George W. Bush's Former Ethics Chief Thinks Trump Can't Go One Week Without Obstructing Justice

George W. Bush's former ethics chief has slammed Donald Trump, saying he'd like the president's administration to go one week "without obstructing justice."
Speaking in an MSNBC interview, Richard Painter suggested that the White House confirmation that Trump "weighed in" on his son's statement about his June 2016 meeting with the Kremlin-linked Russian lawyer who promised him damaging information on Hillary Clinton constituted obstruction of justice.
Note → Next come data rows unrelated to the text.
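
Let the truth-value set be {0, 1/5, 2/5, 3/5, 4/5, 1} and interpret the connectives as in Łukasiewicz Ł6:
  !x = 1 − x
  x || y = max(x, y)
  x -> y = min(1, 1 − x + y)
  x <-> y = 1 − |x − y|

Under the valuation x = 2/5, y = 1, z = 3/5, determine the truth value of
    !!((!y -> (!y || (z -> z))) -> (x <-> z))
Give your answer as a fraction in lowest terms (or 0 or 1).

!y = !1 = 0
!y = !1 = 0
z -> z = 3/5 -> 3/5 = 1
!y || (z -> z) = 0 || 1 = 1
!y -> (!y || (z -> z)) = 0 -> 1 = 1
x <-> z = 2/5 <-> 3/5 = 4/5
(!y -> (!y || (z -> z))) -> (x <-> z) = 1 -> 4/5 = 4/5
!((!y -> (!y || (z -> z))) -> (x <-> z)) = !4/5 = 1/5
!!((!y -> (!y || (z -> z))) -> (x <-> z)) = !1/5 = 4/5

4/5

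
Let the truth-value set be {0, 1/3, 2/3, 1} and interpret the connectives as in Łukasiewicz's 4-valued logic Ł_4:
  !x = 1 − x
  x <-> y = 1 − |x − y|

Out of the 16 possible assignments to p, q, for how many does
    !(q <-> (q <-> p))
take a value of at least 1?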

"The statement that Don Jr. issued is true," White House press secretary Sarah Huckabee Sanders said Tuesday while commenting on whether the president had helped his son with the statement on his meeting with Natalia Veselnitskaya.
"There's no inaccuracy in the statement. The president weighed in as any father would, based on the limited information that he had," she added.
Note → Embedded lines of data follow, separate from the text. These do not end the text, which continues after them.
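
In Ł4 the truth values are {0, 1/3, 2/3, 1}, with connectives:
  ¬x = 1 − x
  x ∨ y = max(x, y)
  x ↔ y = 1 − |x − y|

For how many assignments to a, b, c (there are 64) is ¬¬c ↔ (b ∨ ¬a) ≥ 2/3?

value 1: 16 assignments (counts)
value 2/3: 24 assignments (counts)
value 1/3: 16 assignments
value 0: 8 assignments
So 40 of the 64 assignments meet the threshold.

40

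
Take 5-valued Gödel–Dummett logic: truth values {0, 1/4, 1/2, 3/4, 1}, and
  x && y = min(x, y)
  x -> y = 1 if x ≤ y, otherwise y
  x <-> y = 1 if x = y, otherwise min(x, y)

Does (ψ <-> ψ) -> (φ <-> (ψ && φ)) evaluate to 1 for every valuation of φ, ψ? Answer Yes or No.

Counterexample: take φ = 1/4, ψ = 0.
ψ <-> ψ = 0 <-> 0 = 1
ψ && φ = 0 && 1/4 = 0
φ <-> (ψ && φ) = 1/4 <-> 0 = 0
(ψ <-> ψ) -> (φ <-> (ψ && φ)) = 1 -> 0 = 0
This gives 0 ≠ 1.

No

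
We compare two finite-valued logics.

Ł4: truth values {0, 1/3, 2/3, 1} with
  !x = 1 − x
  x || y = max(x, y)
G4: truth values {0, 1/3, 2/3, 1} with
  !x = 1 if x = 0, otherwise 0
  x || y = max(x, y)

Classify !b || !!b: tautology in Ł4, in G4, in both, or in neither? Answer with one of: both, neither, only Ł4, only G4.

In Ł4: at b = 1/3 the value is 2/3 — not a tautology.
In G4: every assignment gives 1 — tautology.

only G4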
But Painter disputed Sanders's comments, saying, "No father in his right mind would draft or weigh in on a false statement to be made by his son, a false public statement or any other statement, about a matter in which there is an ongoing criminal investigation."
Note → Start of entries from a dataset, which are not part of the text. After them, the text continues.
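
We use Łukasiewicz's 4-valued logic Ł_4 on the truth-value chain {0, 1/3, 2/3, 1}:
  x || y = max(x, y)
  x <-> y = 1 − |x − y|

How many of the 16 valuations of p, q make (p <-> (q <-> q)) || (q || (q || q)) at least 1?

p = 0, q = 0 ↦ 0  <
p = 0, q = 1/3 ↦ 1/3  <
p = 0, q = 2/3 ↦ 2/3  <
p = 0, q = 1 ↦ 1  ≥
p = 1/3, q = 0 ↦ 1/3  <
p = 1/3, q = 1/3 ↦ 1/3  <
p = 1/3, q = 2/3 ↦ 2/3  <
p = 1/3, q = 1 ↦ 1  ≥
p = 2/3, q = 0 ↦ 2/3  <
p = 2/3, q = 1/3 ↦ 2/3  <
p = 2/3, q = 2/3 ↦ 2/3  <
p = 2/3, q = 1 ↦ 1  ≥
p = 1, q = 0 ↦ 1  ≥
p = 1, q = 1/3 ↦ 1  ≥
p = 1, q = 2/3 ↦ 1  ≥
p = 1, q = 1 ↦ 1  ≥
So 7 of the 16 assignments meet the threshold.

7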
The former ethics chief added that he believed that Donald Jr.'s making a public statement presenting a story that was not true was a "common strategy for obstructing justice."
"I can't imagine any father who would want to expose his own son to that in order to cover up something, except, I guess, a father who has the power to pardon his son if his son is then convicted of perjury," he told MSNBC.
He also cited other examples that he believes demonstrate obstruction of justice, including the firing of FBI Director James Comey and Trump's public criticism of Attorney General Jeff Sessions.
"I would like to have one week from this White House in which they don't engage in a new act of obstruction of justice, but maybe that's just too much," he added.